MC : Notre idée c’est de faire un groupe indépendant, de travailler entre nous. On se fout du discours « officiel », « engagé », où tout est blanc ou noir. On est dans une époque compliquée alors on essaye de retranscrire ça sur disque. Voire de l’expliquer. Je ne me reconnais pas du tout dans ces groupes soi-disant glamours pour qui le slogan « sexe, drogue et rock’n’roll » est une parole d’évangile. On dirait des singes en cage complètement déconnectés de la réalité, du public. Moi j’essaye d’être le plus honnête possible.
Ca me fait penser aux groupe les « Detroit Cobras », ils ne font que des reprises garage soul car ils préfèrent rendre hommage à leurs groupes préférés plutôt que de les imiter en moins bien.
Widy Marché (guitare) : On ne connaît pas. Notre démarche est plus ludique, on a tout enregistrer par nos propres moyens et en peu de temps : un morceau par jour. Après on a pas essayer de reproduire les chansons à la note près.

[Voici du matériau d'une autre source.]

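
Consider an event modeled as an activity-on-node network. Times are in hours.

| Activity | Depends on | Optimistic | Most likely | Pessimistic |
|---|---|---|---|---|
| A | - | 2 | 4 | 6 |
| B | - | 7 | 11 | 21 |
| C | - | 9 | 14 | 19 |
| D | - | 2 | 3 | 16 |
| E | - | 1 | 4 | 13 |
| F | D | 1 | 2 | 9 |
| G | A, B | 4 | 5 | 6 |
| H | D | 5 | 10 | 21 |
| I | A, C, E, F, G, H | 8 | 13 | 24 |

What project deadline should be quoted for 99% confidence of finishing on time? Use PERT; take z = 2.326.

39.3 hours

te_A = (2 + 4·4 + 6)/6 = 24/6 = 4; σ²_A = ((6−2)/6)² = 0.444
te_B = (7 + 4·11 + 21)/6 = 72/6 = 12; σ²_B = ((21−7)/6)² = 5.444
te_C = (9 + 4·14 + 19)/6 = 84/6 = 14; σ²_C = ((19−9)/6)² = 2.778
te_D = (2 + 4·3 + 16)/6 = 30/6 = 5; σ²_D = ((16−2)/6)² = 5.444
te_E = (1 + 4·4 + 13)/6 = 30/6 = 5; σ²_E = ((13−1)/6)² = 4.000
te_F = (1 + 4·2 + 9)/6 = 18/6 = 3; σ²_F = ((9−1)/6)² = 1.778
te_G = (4 + 4·5 + 6)/6 = 30/6 = 5; σ²_G = ((6−4)/6)² = 0.111
te_H = (5 + 4·10 + 21)/6 = 66/6 = 11; σ²_H = ((21−5)/6)² = 7.111
te_I = (8 + 4·13 + 24)/6 = 84/6 = 14; σ²_I = ((24−8)/6)² = 7.111

Forward pass:
ES_A = 0; EF_A = 4
ES_B = 0; EF_B = 12
ES_C = 0; EF_C = 14
ES_D = 0; EF_D = 5
ES_E = 0; EF_E = 5
ES_F = 5; EF_F = 5+3 = 8
ES_G = max(EF_A=4, EF_B=12) = 12; EF_G = 12+5 = 17
ES_H = 5; EF_H = 5+11 = 16
ES_I = max(EF_A=4, EF_C=14, EF_E=5, EF_F=8, EF_G=17, EF_H=16) = 17; EF_I = 17+14 = 31
Expected project duration μ = 31 hours. Critical path: B → G → I.

Variance along critical path = 5.444 + 0.111 + 7.111 = 12.667; σ = 3.559 hours.
D = μ + z·σ = 31 + 2.326·3.559 = 39.3 hours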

Vous reprenez les morceaux de Gil Scott Heron et de Bonnie Prince Billy en traduisant les paroles en français. C’est pour mieux vous réapproprier les chansons ou pour passer à la radio avec les quotas ?
WM : Au moment de jouer, on se disait « comment faire ?», donc on a essayé plusieurs méthodes entre la reprise traditionnelle, limite fan, et celle plus dérangeante.

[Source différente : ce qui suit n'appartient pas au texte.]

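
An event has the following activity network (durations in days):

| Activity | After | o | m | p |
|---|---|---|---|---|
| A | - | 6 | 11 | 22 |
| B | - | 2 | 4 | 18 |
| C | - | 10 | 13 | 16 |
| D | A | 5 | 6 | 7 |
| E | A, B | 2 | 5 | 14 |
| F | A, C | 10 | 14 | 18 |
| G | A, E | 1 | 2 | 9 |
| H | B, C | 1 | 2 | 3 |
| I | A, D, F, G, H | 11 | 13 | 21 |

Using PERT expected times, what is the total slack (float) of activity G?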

Y a-t-il des reprises que vous avez foirées et qui ne sont pas sur le disque ?
WM : Non, toutes celles qu’on a essayé on les a mises. Soit on « sent » la chanson soit non. Mais disons qu’on ne se pose pas la question de savoir si c’est bien ou mauvais. Ce n’est pas à nous de décider. En fait on a choisi les titres naturellement, pour travailler différemment en se faisant plaisir. Même si tous les titres ne sont pas évidents, en particulier « This is not a love song » de Pil.
Vous chantez « que la révolution ne sera pas télévisée » ; vous en pensez quoi des manifestations anti-CPE ?
MC : C’est du beau folklore organisé. C’est certes mieux que rien du tout… On vit quand même dans une époque lisse et ennuyeuse. Il faut essayer de bousculer les choses, de provoquer des réactions. Mais ça ressemble à un spectacle. C’est comme le rock paillette.
En parlant de paillettes, le célèbre chanteur Raphaël français a déclaré en interview qu’il n’avait pas entendu parler du CPE…
MC : C’est son agent de communication qui a du être content ! Qu’il reste là où il est. Mais on va pas commencer à s’attaquer à ces gens là…Obispo, Pagny…
WM : On a des combats plus importants à mener.
Ah oui, lesquels ?
MC : Eh bien, faire son truc personnel, jouer à l’étranger… On aime plein de petits groupes comme Diabologum, Programme, Non Stop, Amanda Woodward…On se sent proches d’eux, c’est notre famille. On évolue dans cette sphère. On essaye de faire tout par nous-mêmes. On a pas les moyens des gros annonceurs, on paye pas les journalistes pour qu’ils écrivent sur nous.
Vous êtes affiliés à la scène punk voire hardcore mais vous êtes également proches du milieu hip hop…
MC : C’est vrai qu’on aime le hip hop old school, et La Caution avec qui on a joué. Au départ on trouvait TTC, Stupeflip et le Klub des Loosers pas mal mais on est assez déçu au final. Soit par leurs attitudes soit par leur musique.
Question entretien d’embauche pour finir : pourquoi c’est bien Expérience?
MC : Heu…je peux juste te faire part du meilleur compliment qu’on nous ait fait : « votre musique me rend heureux quand je rentre du chantier ».